Early in the Cretaceous period, 130 million years ago, Australia (and Antarctica) separated from a supercontinent known as Gondwana. Antarctica's separation from Australia began roughly 85 million years ago, at a rate of a few millimetres per year. It took over 30 million years (53 million years ago), toward the end of the Palaeocene epoch, for Australia to fully separate from Antarctica and set course for where we see the two continents today.
During the last ice-age around 35,000 years ago, sea levels (around Australia) dropped by 120 metres (390 ft), developing a continuous stretch of land between what is now Papua New Guinea, Australia and Tasmania. Over the next 6,000 years the ice gradually melted, increasing sea-levels, cutting off Papua New Guinea and Tasmania from mainland Australia.
It has been estimated that Australian Aborigines occupied mainland Australia up to 50,000 to 60,000 years ago, well before the last ice-age. Although an exact figure has not been decided on, numerous DNA studies all confirm that Aboriginal Australians are one of the oldest living populations in the world outside of Africa. Prior to the arrival of Europeans on the Australian mainland in the late 18th century, over 500 different clan groups (nations) each with unique cultures, beliefs and languages inhabited territories on the mainland. Currently, Indigenous people living on the mainland make up 2.4% of the total Australian population, encompassing over 250 language groups.
The first documented encounter of the Australian mainland was by Willem Janszoon in 1606, as he sailed around Australia's north coast arriving in present-day Cape York, Queensland. These explorations led way to the term 'Terra Australis', Latin for South Land, which was hypothesised on the notion there must be land in the Southern Hemisphere to balance the land mass in the Northern Hemisphere. This encounter led several other Dutch, Spanish, Portuguese and British journeyings to Terra Australis throughout the 17th and 18th century, progressively mapping what we now know to be as (mainland) Australia. The most famous and well documented expedition of Australia occurred 164 years after Janszoon's journey, through British navigator and explorer James Cook. He documented the first interaction of the Eastern Australian coastline, and on 23 April 1770, Cook made the first recorded observation of Indigenous Australians at nowadays Brush Island. This journey, coupled with numerous other reports, ultimately led the British to establish a penal colony in Australia, firstly at Botany Bay.

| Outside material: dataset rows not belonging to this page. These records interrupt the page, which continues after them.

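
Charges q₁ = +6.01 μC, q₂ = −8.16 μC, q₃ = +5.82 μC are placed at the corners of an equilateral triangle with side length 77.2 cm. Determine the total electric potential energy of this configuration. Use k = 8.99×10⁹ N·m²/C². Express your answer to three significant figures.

The work to assemble the configuration equals its total potential energy, U = Σ kqᵢqⱼ/rᵢⱼ over all pairs.
All three pair separations equal the side length, 0.772 m.
U = (-0.571) + (0.407) + (-0.553) = -0.717 J.

-0.717 J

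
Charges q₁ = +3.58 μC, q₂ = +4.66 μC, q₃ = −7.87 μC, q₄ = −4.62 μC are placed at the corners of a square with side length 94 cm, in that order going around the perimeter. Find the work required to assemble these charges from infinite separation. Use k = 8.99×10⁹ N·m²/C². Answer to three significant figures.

-0.338 J

The assembly work is the sum of pairwise potential energies, U = Σ_{i<j} kqᵢqⱼ/rᵢⱼ.
The four side pairs have separation 0.940 m and the two diagonal pairs 1.33 m.
Summing all 6 pair terms gives U = -0.338 J.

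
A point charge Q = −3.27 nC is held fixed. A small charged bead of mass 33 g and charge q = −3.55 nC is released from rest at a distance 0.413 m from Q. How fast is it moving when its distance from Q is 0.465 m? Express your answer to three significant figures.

Only the electrostatic force acts, so mechanical energy is conserved: ½mv² = U₁ − U₂ = kQq(1/r₁ − 1/r₂).
U₁ − U₂ = (8.99×10⁹ N·m²/C²)(-3.27×10⁻⁹ C)(-3.55×10⁻⁹ C)(1/0.413 − 1/0.465) = 2.83×10⁻⁸ J.
v = √(2·2.83×10⁻⁸/0.0330) = 1.31×10⁻³ m/s.

1.31×10⁻³ m/s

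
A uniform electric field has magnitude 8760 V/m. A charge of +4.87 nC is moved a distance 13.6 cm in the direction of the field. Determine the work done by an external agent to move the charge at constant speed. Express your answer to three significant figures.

-5.80×10⁻⁶ J

The potential change for a displacement 13.6 cm in the direction of the field is ΔV = −Ed = -1190 V.
W_ext = qΔV = -5.80×10⁻⁶ J.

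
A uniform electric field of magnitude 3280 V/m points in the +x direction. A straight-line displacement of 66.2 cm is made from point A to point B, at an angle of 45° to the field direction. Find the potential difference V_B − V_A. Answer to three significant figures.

Only the component of displacement along E changes the potential: ΔV = −E·d·cosθ.
ΔV = −(3280 V/m)(0.662 m)cos45° = -1540 V.

-1540 V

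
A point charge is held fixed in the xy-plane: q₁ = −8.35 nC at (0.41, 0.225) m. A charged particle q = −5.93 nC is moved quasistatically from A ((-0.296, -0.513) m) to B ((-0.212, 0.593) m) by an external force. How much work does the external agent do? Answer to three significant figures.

1.80×10⁻⁷ J

For quasistatic motion the external work equals the change in potential energy: W_ext = qΔV = q(V_B − V_A).
At A: distance to the source charge is 1.02 m; V_A = kq₁/r = -73.5 V.
At B: distance to the source charge is 0.723 m; V_B = kq₁/r = -104 V.
ΔV = V_B − V_A = -30.4 V.
W_ext = qΔV = (-5.93×10⁻⁹ C)(-30.4 V) = 1.80×10⁻⁷ J.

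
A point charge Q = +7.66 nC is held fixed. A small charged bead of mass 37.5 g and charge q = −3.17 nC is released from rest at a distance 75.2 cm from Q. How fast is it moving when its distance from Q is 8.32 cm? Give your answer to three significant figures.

0.0112 m/s

Only the electrostatic force acts, so mechanical energy is conserved: ½mv² = U₁ − U₂ = kQq(1/r₁ − 1/r₂).
U₁ − U₂ = (8.99×10⁹ N·m²/C²)(7.66×10⁻⁹ C)(-3.17×10⁻⁹ C)(1/0.752 − 1/0.0832) = 2.33×10⁻⁶ J.
v = √(2·2.33×10⁻⁶/0.0375) = 0.0112 m/s.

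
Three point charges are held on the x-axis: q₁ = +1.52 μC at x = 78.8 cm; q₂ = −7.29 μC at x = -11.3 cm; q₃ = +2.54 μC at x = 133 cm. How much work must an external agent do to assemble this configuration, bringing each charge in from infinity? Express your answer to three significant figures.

The work to assemble the configuration equals its total potential energy, U = Σ kqᵢqⱼ/rᵢⱼ over all pairs.
Pair separations: r₁₂ = 0.901 m, r₁₃ = 0.542 m, r₂₃ = 1.44 m.
U = (-0.111) + (0.0640) + (-0.115) = -0.162 J.

-0.162 J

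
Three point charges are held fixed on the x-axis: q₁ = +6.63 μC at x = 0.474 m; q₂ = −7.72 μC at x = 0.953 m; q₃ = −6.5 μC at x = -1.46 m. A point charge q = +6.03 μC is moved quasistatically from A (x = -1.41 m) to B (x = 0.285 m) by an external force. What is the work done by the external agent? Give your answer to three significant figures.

For quasistatic motion the external work equals the change in potential energy: W_ext = qΔV = q(V_B − V_A).
At A: distances to the source charges are 1.88 m, 2.36 m, 0.0500 m; V_A = Σ kqᵢ/rᵢ = -1.17×10⁶ V.
At B: distances to the source charges are 0.189 m, 0.668 m, 1.74 m; V_B = Σ kqᵢ/rᵢ = 1.78×10⁵ V.
ΔV = V_B − V_A = 1.34×10⁶ V.
W_ext = qΔV = (6.03×10⁻⁶ C)(1.34×10⁶ V) = 8.11 J.

8.11 J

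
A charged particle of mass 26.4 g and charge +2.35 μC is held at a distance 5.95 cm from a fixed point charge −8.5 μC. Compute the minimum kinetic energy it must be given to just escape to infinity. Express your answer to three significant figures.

To just escape, total mechanical energy must reach zero at infinity: ½mv²_min + U = 0, so ½mv²_min = −U = |kQq|/r.
|U| = |kQq|/r = (8.99×10⁹ N·m²/C²)(8.50×10⁻⁶)(2.35×10⁻⁶)/(0.0595) = 3.02 J.

3.02 J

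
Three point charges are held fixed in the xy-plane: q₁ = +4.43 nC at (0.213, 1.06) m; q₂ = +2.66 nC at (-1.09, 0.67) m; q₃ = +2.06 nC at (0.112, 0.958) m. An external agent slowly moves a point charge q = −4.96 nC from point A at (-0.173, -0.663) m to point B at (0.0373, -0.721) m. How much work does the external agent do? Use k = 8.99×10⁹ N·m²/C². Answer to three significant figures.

For quasistatic motion the external work equals the change in potential energy: W_ext = qΔV = q(V_B − V_A).
At A: distances to the source charges are 1.77 m, 1.62 m, 1.65 m; V_A = Σ kqᵢ/rᵢ = 48.6 V.
At B: distances to the source charges are 1.79 m, 1.79 m, 1.68 m; V_B = Σ kqᵢ/rᵢ = 46.6 V.
ΔV = V_B − V_A = -1.96 V.
W_ext = qΔV = (-4.96×10⁻⁹ C)(-1.96 V) = 9.71×10⁻⁹ J.

9.71×10⁻⁹ J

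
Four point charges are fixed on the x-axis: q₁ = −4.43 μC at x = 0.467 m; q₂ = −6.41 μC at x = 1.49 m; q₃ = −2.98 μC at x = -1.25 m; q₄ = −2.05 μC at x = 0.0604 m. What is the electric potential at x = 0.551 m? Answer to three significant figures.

-5.88×10⁵ V

The total potential is the scalar sum of each charge's contribution, V = Σ kqᵢ/rᵢ.
Distances from the field point to each charge: r₁ = 0.0840 m, r₂ = 0.939 m, r₃ = 1.80 m, r₄ = 0.491 m.
V = k[(-4.43×10⁻⁶)/(0.0840) + (-6.41×10⁻⁶)/(0.939) + (-2.98×10⁻⁶)/(1.80) + (-2.05×10⁻⁶)/(0.491)] = -5.88×10⁵ V.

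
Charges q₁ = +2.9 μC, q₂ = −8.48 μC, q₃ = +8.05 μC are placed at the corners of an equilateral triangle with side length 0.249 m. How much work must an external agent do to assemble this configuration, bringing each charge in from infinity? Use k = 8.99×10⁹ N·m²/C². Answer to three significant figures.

The assembly work is the sum of pairwise potential energies, U = Σ_{i<j} kqᵢqⱼ/rᵢⱼ.
All three pair separations equal the side length, 0.249 m.
U = (-0.888) + (0.843) + (-2.46) = -2.51 J.

-2.51 J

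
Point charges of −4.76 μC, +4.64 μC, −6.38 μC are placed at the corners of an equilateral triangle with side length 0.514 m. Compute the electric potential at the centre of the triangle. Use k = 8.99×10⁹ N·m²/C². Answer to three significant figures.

-1.97×10⁵ V

Electric potential is a scalar, so the contributions from each charge add algebraically: V = Σ kqᵢ/rᵢ.
The distance from each vertex to the centroid is a/√3 = 0.297 m.
V = k[(-4.76×10⁻⁶)/(0.297) + (4.64×10⁻⁶)/(0.297) + (-6.38×10⁻⁶)/(0.297)] = -1.97×10⁵ V.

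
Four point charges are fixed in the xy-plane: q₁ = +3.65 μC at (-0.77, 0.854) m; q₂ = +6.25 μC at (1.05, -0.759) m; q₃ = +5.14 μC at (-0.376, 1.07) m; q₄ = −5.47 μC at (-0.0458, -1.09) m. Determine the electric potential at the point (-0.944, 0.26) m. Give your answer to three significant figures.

Electric potential is a scalar, so the contributions from each charge add algebraically: V = Σ kqᵢ/rᵢ.
Distances from the field point to each charge: r₁ = 0.619 m, r₂ = 2.24 m, r₃ = 0.989 m, r₄ = 1.62 m.
V = k[(3.65×10⁻⁶)/(0.619) + (6.25×10⁻⁶)/(2.24) + (5.14×10⁻⁶)/(0.989) + (-5.47×10⁻⁶)/(1.62)] = 9.45×10⁴ V.

9.45×10⁴ V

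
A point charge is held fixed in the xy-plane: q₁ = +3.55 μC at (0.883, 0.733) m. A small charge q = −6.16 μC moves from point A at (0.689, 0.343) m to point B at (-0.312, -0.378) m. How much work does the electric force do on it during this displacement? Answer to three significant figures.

The work done by the electric force is W_field = −ΔU = −q(V_B − V_A) = q(V_A − V_B).
At A: distance to the source charge is 0.436 m; V_A = kq₁/r = 7.33×10⁴ V.
At B: distance to the source charge is 1.63 m; V_B = kq₁/r = 1.96×10⁴ V.
ΔV = V_B − V_A = -5.37×10⁴ V.
W_field = −qΔV = −(-6.16×10⁻⁶ C)(-5.37×10⁴ V) = -0.331 J.

-0.331 J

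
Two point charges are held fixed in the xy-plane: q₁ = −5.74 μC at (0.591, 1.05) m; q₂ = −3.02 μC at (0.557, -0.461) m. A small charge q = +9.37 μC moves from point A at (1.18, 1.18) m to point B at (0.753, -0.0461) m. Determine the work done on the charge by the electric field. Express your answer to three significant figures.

The work done by the electric force is W_field = −ΔU = −q(V_B − V_A) = q(V_A − V_B).
At A: distances to the source charges are 0.603 m, 1.76 m; V_A = Σ kqᵢ/rᵢ = -1.01×10⁵ V.
At B: distances to the source charges are 1.11 m, 0.459 m; V_B = Σ kqᵢ/rᵢ = -1.06×10⁵ V.
ΔV = V_B − V_A = -4720 V.
W_field = −qΔV = −(9.37×10⁻⁶ C)(-4720 V) = 0.0442 J.

0.0442 J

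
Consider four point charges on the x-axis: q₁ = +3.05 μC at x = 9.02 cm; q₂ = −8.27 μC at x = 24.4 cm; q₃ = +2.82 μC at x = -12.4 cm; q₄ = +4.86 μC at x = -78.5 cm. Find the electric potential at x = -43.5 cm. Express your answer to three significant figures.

1.49×10⁵ V

The total potential is the scalar sum of each charge's contribution, V = Σ kqᵢ/rᵢ.
Distances from the field point to each charge: r₁ = 0.525 m, r₂ = 0.679 m, r₃ = 0.311 m, r₄ = 0.350 m.
V = k[(3.05×10⁻⁶)/(0.525) + (-8.27×10⁻⁶)/(0.679) + (2.82×10⁻⁶)/(0.311) + (4.86×10⁻⁶)/(0.350)] = 1.49×10⁵ V.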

The Australian mainland's geology and climate is one of its defining features. Despite being surrounded by ocean, approximately 20% of the Australian mainland is classified as desert. This is due to the extremely variable rain patterns across the mainland. Toward the barren centre of the mainland, the rainfall pattern is concentric and sparse, whereas there is higher intensity rainfall toward the mainland's tropics and coastal areas. Australia lies on the middle of the Indo-Australian tectonic plate and as a result is not influenced by any severe tectonic activity. Over millions of years, the shifting of these tectonic plates has seen the Australian mainland undergo many physical changes. Mountain ranges and seas have come and gone, and the forces of weathering and erosion have formed much of the mainland's current topography. These physical changes developed four primary landform divisions spread throughout the mainland states and territories; the Coastal Plains, the Eastern and Southern highlands, the Central Lowlands (and Deserts) and the Western and Northern Plateaus (and Basins).